A quick solution would be to provide a Mixin that checks the correctness:

import unittest


class Mixin(object):
    def assertTrue(self, *args, **kwargs):
        if len(args) > 1:
            # TypeError is just an example, it could also do some warning/logging
            # stuff in here.
            raise TypeError('msg should be given as keyword parameter.')
        super().assertTrue(*args, **kwargs)


class TestMixin(Mixin, unittest.TestCase):  # Mixin before other parent classes
    def test_two_things_equal(self):
        self.assertTrue("a", "b")

The Mixin could also check if the passed expression is a boolean:

class Mixin(object):
    def assertTrue(self, *args, **kwargs):
        if type(args[0]) is bool:
            raise TypeError('expression should be a boolean')
        if len(args) > 1:
            raise TypeError('msg should be given as keyword parameter.')
        super().assertTrue(*args, **kwargs)

However this isn't static and it requires manually altering your test classes (adding the Mixin) and running the tests. Also it will throw a lot of false-positives because passing the message as keyword-argument isn't really common (at least not where I've seen it) and in a lot of cases you want to check the implicit truthiness of the expression instead of the explicit bool. Like to check for not-emptiness if a when a is a list, dict, etc.

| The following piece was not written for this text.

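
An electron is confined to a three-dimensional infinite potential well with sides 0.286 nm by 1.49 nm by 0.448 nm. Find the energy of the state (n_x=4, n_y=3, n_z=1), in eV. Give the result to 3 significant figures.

E = 77.0 eV

For a 3D rectangular well E = (h²/8m_e)·Σ n_i²/L_i² = (6.626×10^-34)²/(8·9.109×10^-31) · [4²/(0.286 nm)² + 3²/(1.49 nm)² + 1²/(0.448 nm)²].
Evaluating gives E = 1.233×10^-17 J = 77.0 eV.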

You could also use some setUp, teardown code that alters the assertTrue method for the particular class:

import unittest


def decorator(func):
    def wrapper(*args, **kwargs):
        if len(args) > 1:
            raise TypeError()
        return func(*args, **kwargs)
    return wrapper


class TestMixin(unittest.TestCase):
    def setUp(self):
        self._old = self.assertTrue
        self.assertTrue = decorator(self.assertTrue)

    def tearDown(self):
        self.assertTrue = self._old

    def test_two_things_equal(self):
        self.assertTrue("a", "b")

But a word of caution before you apply any of these approaches: Always be careful before you alter existing tests. Unfortunatly tests are sometimes poorly documentated, so it's not always obvious what they test for and how they test for it. Sometime a test makes no sense and it's safe to alter it, but sometimes it tests a particular feature in a weird way and when you change it you change what is being tested. So at the very least make sure there's no coverage change when you change the test case. If necessary make sure you clarify the purpose of the test by updating the method name, method documentation or in-line comments.